W ubiegłą niedzielę (21 marca) strażnicy miejscy z Wyrzyska otrzymali zgłoszenie o rannym drapieżniku. Mieszkanki tej miejscowości, które udały się na spacer zobaczyły straszne sceny. Dzikie koty atakowały ranną sowę. Z pomocą dla poszkodowanego ptaka ruszył Strażnik Miejski Piotr, który miał dzień wolny od pracy.
- Serdecznie dziękujemy Panu Piotrowi za pomoc. Wyrazy uznania należą się również Szpitalikowi dla Kociąt w Pile Artura i Małgosi. Pomimo, że zajmują się kociętami, zgodzili się w nagłej sprawie zaopiekować się małym puszczykiem. Była niedziela i nikt specjalizujący się pomocą dla dzikich zwierząt nie odbierał telefonu - napisała Pani Aleksandra, która była świadkiem zdarzenia.

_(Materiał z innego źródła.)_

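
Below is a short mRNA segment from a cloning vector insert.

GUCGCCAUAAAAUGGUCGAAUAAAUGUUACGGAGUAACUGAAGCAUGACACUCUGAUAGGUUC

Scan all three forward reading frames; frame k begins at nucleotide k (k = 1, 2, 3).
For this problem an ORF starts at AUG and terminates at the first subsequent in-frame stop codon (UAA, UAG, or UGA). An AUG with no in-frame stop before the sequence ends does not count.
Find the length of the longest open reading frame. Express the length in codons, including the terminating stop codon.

Frame 1: GUC GCC AUA AAA UGG UCG AAU AAA UGU UAC GGA GUA ACU GAA GCA UGA CAC UCU GAU AGG UUC — no AUG→stop ORF.
Frame 2: UCG CCA UAA AAU GGU CGA AUA AAU GUU ACG GAG UAA CUG AAG CAU GAC ACU CUG AUA GGU — no AUG→stop ORF.
Frame 3: CGC CAU AAA AUG GUC GAA UAA AUG UUA CGG AGU AAC UGA AGC AUG ACA CUC UGA UAG GUU — AUG at 12, stop UAA at 21 → 12 nt; AUG at 24, stop UGA at 39 → 18 nt; AUG at 45, stop UGA at 54 → 12 nt.
Longest: frame 3, positions 24–41, 18 nt = 6 codons = 5 aa. → 6 codons.

6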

Bezinteresowna pomoc dla sowy nadeszła od razu. Przewieziono ją w bezpieczne miejsce i udzielono odpowiedniej opieki. Z ośrodka w Pile przetransportowano ją do Bydgoszczy, gdzie pracują weterynarze specjalizują się w pomocy dzikim i egzotycznym zwierzętom.
- Była niedziela i większość placówek była zamknięta. Głównie zajmujemy się kotkami, ale nie mogliśmy nie zareagować. Zwierzę odpowiedno zabezpieczyliśmy, ale na tym nasza pomoc się jednak zakończyła. Przewieźliśmy je do specjalistów do Bydgoszczy – komentuje pracownica szpitalika dla kociąt w Pile.
Ta historia ma na szczęście dobre zakończenie. Wszystko to dzięki bezinteresowności ludzi. Niezwłoczna pomoc kolejny raz uratowała zwierzakowi życie.